The board of elections includes Allegheny County Chief Executive Dan Onorato and the two at-large County Council members, John DeFazio, D-Shaler, and Chuck McCullough, R-Upper St. Clair. All of them have taken public positions on both sides of the debate -- each questioning the legality of at least one of the referendum questions.
As a result, Mr. Onorato said, all members of the elections board will recuse themselves from handling the referenda and have asked Common Pleas President Judge Joseph M. James to name replacements.
Mr. Onorato and Mr. DeFazio contend the anti-drink tax referendum is illegal because it unbalances the county budget, and its proponents have not suggested an alternative funding source for the county.
On the other hand, Mr. McCullough holds that the referendum question generated by council may be nullified by the fact that the private Democratic caucus meetings, which were the basis for council meetings to grant itself power to create ballot initiatives, may have violated Pennsylvania's open records and meetings law, commonly called the Sunshine Act.
On Thursday, Jim Roddey, a former county chief executive and the chairman of the county's Republican Committee, sued County Council in Common Pleas Court over the July 8 meeting. The lawsuit claims a quorum of council met in private -- in violation of the Sunshine Act -- to hash out a plan of how to get a referendum question on the ballot.
"This is the first step in challenging that whole process that they went through to put a referendum question on the ballot," said Mr. Roddey, who contends that not only did the Democratic caucus violate the Sunshine Act, County Council as a whole does not have the authority to generate any referendum questions, according to the county's home rule charter.
"[The lawsuit] is an attempt to reverse the power they gave themselves. They are circumventing the county charter," Mr. Roddey said.
And if Mr. Wojcik, the county's solicitor, determines that FACT's referendum petition is "legally insufficient," then Mr. Wolosik said: "[the administrative code] requires us to return the petition [to FACT.]."
Such a move is likely because Mr. Onorato and his administration consistently have taken the position that the anti-drink tax referendum is illegal. His position is that in addition to unbalancing the county's budget, the referendum may also be a violation of the county's home rule charter, which puts some limitations on county revenue sources that can be changed even by referendum.
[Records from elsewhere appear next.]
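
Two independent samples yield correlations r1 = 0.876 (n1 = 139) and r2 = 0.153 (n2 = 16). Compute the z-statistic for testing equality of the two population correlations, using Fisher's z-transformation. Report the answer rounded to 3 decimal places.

z1 = atanh(0.876) = 1.358308,  z2 = atanh(0.153) = 0.154211
SE = √(1/(n1−3) + 1/(n2−3)) = √(1/136 + 1/13) = √(0.0073529 + 0.0769231) = √0.0842760 = 0.290303
z = (z1 − z2)/SE = (1.358308 − 0.154211) / 0.290303 = 1.204097 / 0.290303 = 4.148

4.148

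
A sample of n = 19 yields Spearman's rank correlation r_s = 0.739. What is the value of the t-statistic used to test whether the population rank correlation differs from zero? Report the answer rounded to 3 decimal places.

t = r_s·√(n−2) / √(1−r_s²) with r_s = 0.739, n = 19
  = 0.739·√17 / √(1 − 0.546121)
  = 0.739·4.123106 / 0.673705
  = 3.046975 / 0.673705 = 4.523

4.523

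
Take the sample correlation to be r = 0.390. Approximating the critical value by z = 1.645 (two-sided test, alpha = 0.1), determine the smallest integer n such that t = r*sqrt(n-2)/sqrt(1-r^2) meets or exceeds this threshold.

r√(n−2)/√(1−r²) ≥ 1.645  ⇔  n−2 ≥ (1.645)²·(1−r²)/r²
(1−r²)/r² = (1−0.152100)/0.152100 = 5.5746
n ≥ 2 + 2.706025·5.5746 = 2 + 15.0850 = 17.0850
⌈17.0850⌉ = 18

18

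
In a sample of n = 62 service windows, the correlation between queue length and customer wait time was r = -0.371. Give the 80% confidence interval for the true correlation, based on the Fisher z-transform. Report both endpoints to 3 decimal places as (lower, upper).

(-0.505, -0.219)

Fisher z: z_r = atanh(r) = ½·ln((1+(-0.371))/(1−(-0.371))) = -0.389582
SE(z) = 1/√(n−3) = 1/√59 = 0.130189
80% ⇒ z* = 1.282; margin = 1.282·0.130189 = 0.166902
CI on z-scale: (-0.556484, -0.222680)
Back-transform: tanh(-0.556484) = -0.505364, tanh(-0.222680) = -0.219071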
However, FACT attorney Cris Hoel argues the county has no leg to stand on because even with reduced drink tax revenues, the county's 2008 budget still would be balanced. What is more, he added, the home rule charter has specific guidelines on taxes that cannot be altered by referendum. The drink tax is not one of them, he said.
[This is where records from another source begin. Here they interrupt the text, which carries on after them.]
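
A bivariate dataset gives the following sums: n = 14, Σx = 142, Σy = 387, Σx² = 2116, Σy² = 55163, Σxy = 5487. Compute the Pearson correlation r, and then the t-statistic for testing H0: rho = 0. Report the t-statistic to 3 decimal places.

1.030

Numerator: nΣxy − (Σx)(Σy) = 14·5487 − (142)(387) = 21864
Denominator: √[(nΣx²−(Σx)²)(nΣy²−(Σy)²)]
  nΣx²−(Σx)² = 14·2116 − 20164 = 9460;  nΣy²−(Σy)² = 14·55163 − 149769 = 622513
  √(9460·622513) = √5888972980 = 76739.6441
r = 21864 / 76739.6441 = 0.2849
t = r·√(n−2)/√(1−r²) = 0.2849·√12 / √(1−0.081168) = 0.986923 / 0.958557 = 1.030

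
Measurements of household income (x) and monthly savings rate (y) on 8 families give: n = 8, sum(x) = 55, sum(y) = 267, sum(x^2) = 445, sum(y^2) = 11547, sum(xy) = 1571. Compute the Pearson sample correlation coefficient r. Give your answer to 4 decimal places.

-0.6303

Numerator: nΣxy − (Σx)(Σy) = 8·1571 − (55)(267) = -2117
Denominator: √[(nΣx²−(Σx)²)(nΣy²−(Σy)²)]
  nΣx²−(Σx)² = 8·445 − 3025 = 535;  nΣy²−(Σy)² = 8·11547 − 71289 = 21087
  √(535·21087) = √11281545 = 3358.8011
r = -2117 / 3358.8011 = -0.6303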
The drink tax, as it is currently structured, Mr. Hoel said, is on pace to significantly exceed the $28 million it was expected to bring in for this year's budget. That revenue could be used to keep the 2008 budget balanced.
As for next year's budget, "then the county must seek other revenue sources," Mr. Hoel said. "They have no legal basis to challenge our referendum."
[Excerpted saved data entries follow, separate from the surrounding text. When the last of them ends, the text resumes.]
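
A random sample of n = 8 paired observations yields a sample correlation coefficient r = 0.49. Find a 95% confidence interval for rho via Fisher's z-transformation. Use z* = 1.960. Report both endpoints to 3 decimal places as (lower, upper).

Fisher z: z_r = atanh(r) = ½·ln((1+0.49)/(1−0.49)) = 0.536060
SE(z) = 1/√(n−3) = 1/√5 = 0.447214
95% ⇒ z* = 1.960; margin = 1.960·0.447214 = 0.876539
CI on z-scale: (-0.340479, 1.412599)
Back-transform: tanh(-0.340479) = -0.327905, tanh(1.412599) = 0.888045

(-0.328, 0.888)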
He added that FACT will most likely challenge in Common Pleas Court any board of elections ruling against the certification of its referendum question.
Meanwhile, Shawn Flaherty, a Pittsburgh business attorney and managing partner of Flaherty Fardo LLC, recently started the group Citizens Against Raising Taxes on Property to fight on behalf of sustaining the drink tax. He said his group will seek a court injunction to stop the anti-drink tax referendum from getting on the ballot, if the county doesn't.
He said that his group of about 20 attorneys and real estate developers who represent more than 3,500 homeowners in tax assessment matters will soon file with the county elections office to create a political action committee. That will allow the group to start fund raising in what is expected to be a costly campaign to sustain the levy.
"We have a problem with the wording of the [anti-drink tax referendum] question. It simply asks the voter to make a decision if they want lower taxes," Mr. Flaherty said. "That is irresponsible."